Higher naloxone doses (more than 10% of the total equivalent morphine dose) had a laxation response, in a dose-dependent manner. However, in those patients receiving naloxone at a rate more than 20% of the morphine dose, adverse effects occurred, ranging from abdominal colic attributed to laxation, to symptoms of opioid withdrawal syndrome in patients who received the highest naloxone percent doses.

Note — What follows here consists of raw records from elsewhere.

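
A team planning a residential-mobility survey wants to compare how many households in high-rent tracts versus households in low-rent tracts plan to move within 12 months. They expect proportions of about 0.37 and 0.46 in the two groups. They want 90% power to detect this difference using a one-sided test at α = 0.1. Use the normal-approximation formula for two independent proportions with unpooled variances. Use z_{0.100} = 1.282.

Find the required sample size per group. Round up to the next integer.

n = (z_α + z_β)² · [p₁(1−p₁) + p₂(1−p₂)] / (p₁ − p₂)²
  = (1.282 + 1.282)² · (0.37·0.63 + 0.46·0.54) / (-0.09)²
  = (2.564)² · (0.2331 + 0.2484) / 0.0081
  = 6.5741 · 0.4815 / 0.0081
  = 390.79
Round up → n = 391 per group.

n = 391 per group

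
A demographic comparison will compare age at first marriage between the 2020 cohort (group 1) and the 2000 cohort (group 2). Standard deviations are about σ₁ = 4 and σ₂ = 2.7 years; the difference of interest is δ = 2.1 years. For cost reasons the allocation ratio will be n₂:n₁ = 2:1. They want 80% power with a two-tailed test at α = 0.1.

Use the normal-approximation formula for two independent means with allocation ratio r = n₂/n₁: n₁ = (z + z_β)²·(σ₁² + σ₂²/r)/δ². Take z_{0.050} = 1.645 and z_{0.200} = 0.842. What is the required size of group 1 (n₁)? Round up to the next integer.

n₁ = (z_{α/2} + z_β)² · (σ₁² + σ₂²/r) / δ²
   = (1.645 + 0.842)² · (4² + 2.7²/2) / 2.1²
   = 6.1852 · (16 + 3.645) / 4.41
   = 6.1852 · 19.645 / 4.41
   = 27.55
Round up → n₁ = 28; n₂ = r·n₁ = 2 × 28 = 56.

n₁ = 28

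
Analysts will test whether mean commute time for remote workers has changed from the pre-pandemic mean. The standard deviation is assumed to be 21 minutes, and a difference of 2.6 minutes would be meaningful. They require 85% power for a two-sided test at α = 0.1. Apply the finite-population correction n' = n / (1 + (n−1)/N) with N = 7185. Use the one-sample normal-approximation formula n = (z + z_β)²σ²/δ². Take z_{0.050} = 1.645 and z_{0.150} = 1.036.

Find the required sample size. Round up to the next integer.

n = (z_{α/2} + z_β)² · σ² / δ²
  = (1.645 + 1.036)² · 21² / 2.6²
  = 7.1878 · 441 / 6.76
  = 468.91
Finite-population correction (N = 7185): 468.91 / (1 + (468.91 − 1)/7185) = 440.24.
Round up → n = 441.

n = 441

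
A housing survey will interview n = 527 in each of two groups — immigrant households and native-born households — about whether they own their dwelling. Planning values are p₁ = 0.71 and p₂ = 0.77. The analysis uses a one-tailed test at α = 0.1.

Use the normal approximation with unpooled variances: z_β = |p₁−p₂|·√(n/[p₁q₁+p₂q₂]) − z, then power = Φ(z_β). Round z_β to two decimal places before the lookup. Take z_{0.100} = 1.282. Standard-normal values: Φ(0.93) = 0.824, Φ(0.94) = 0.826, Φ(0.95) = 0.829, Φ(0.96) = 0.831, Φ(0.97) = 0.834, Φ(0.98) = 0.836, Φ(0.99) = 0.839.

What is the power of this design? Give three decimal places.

z_β = |p₁−p₂|·√(n/[p₁q₁+p₂q₂]) − z_α
    = 0.06 · √(527/0.3830) − 1.282
    = 0.06 · 37.0942 − 1.282
    = 2.2257 − 1.282 = 0.9437 → 0.94
Power = Φ(0.94) = 0.826.

Power ≈ 0.826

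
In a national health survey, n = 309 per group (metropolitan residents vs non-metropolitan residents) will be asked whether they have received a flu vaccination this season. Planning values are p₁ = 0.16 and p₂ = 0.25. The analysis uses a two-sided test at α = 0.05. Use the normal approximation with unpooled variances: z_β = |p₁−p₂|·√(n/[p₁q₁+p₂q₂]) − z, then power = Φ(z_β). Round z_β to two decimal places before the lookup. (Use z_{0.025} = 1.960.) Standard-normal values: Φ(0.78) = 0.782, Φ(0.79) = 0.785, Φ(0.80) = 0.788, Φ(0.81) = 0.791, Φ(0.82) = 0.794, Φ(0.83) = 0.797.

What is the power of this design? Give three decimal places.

Power ≈ 0.797

z_β = |p₁−p₂|·√(n/[p₁q₁+p₂q₂]) − z_{α/2}
    = 0.09 · √(309/0.3219) − 1.960
    = 0.09 · 30.9827 − 1.960
    = 2.7884 − 1.960 = 0.8284 → 0.83
Power = Φ(0.83) = 0.797.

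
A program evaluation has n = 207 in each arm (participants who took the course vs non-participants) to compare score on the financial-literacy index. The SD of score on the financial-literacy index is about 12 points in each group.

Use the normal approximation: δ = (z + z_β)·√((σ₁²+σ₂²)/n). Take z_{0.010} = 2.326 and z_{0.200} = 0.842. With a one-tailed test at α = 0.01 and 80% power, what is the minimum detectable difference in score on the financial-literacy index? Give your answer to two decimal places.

Minimum detectable difference ≈ 3.74 points

δ = (z_α + z_β) · √((σ₁²+σ₂²)/n)
  = (2.326 + 0.842) · √(288/207)
  = 3.168 · √1.3913
  = 3.168 · 1.1795
  = 3.7368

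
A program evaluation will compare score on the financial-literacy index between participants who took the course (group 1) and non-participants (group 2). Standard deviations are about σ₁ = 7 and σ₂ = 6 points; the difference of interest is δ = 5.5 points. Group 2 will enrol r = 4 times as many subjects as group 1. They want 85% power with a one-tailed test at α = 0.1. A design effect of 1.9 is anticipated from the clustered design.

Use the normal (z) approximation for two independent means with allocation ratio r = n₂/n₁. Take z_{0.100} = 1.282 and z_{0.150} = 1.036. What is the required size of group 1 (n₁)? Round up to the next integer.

n₁ = 20

n₁ = (z_α + z_β)² · (σ₁² + σ₂²/r) / δ²
   = (1.282 + 1.036)² · (7² + 6²/4) / 5.5²
   = 5.3731 · (49 + 9) / 30.25
   = 5.3731 · 58 / 30.25
   = 10.30
Design effect: 1.9 × 10.30 = 19.57.
Round up → n₁ = 20; n₂ = r·n₁ = 4 × 20 = 80.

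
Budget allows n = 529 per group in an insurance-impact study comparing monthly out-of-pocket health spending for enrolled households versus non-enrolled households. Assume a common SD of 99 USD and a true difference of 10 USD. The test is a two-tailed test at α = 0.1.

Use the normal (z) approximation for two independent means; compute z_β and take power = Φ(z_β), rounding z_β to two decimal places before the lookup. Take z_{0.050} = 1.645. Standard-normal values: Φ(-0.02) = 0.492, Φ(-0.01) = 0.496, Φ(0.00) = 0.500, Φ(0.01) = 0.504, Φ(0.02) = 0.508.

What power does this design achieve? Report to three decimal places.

z_β = δ·√(n/(σ₁²+σ₂²)) − z_{α/2}
    = 10 · √(529/19602) − 1.645
    = 10 · 0.16428 − 1.645
    = 1.6428 − 1.645 = -0.0022 → -0.00
Power = Φ(-0.00) = 0.500.

Power ≈ 0.500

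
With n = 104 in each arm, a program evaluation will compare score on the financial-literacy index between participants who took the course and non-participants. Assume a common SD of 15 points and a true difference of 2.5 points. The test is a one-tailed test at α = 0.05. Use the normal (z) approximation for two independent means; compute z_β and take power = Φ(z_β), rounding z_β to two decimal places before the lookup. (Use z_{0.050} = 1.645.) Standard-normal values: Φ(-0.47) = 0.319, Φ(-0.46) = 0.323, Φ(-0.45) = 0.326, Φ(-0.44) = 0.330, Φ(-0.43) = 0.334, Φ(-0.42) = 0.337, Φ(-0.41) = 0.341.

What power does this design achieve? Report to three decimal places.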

Dr. Foss concluded that there is a relatively narrow therapeutic window for effective dosing of oral naloxone to manage opioid-related constipation. Nalbu-phine glucuronide, an agent with both opioid agonist and antagonist activity, also showed a narrow therapeutic window when similarly used to manage constipation, he said.

Dr. Foss has been studying a newer quaternary opioid antagonist, methyl-naltrexone, to selectively inhibit opioid receptor binding in the gut without producing systemic opioid antagonism. The methylated molecule has lower lipo-philicity, which results in less drug being absorbed across the GI mucosa.

In studies to date with normal volunteers and with people on methadone(Drug information on methadone) maintenance, methylnaltrexone has been shown to normalize delayed gastrointestinal transit stemming from opioids and to produce a rapid laxative effect without causing systemic opioid withdrawal, Dr. Foss commented.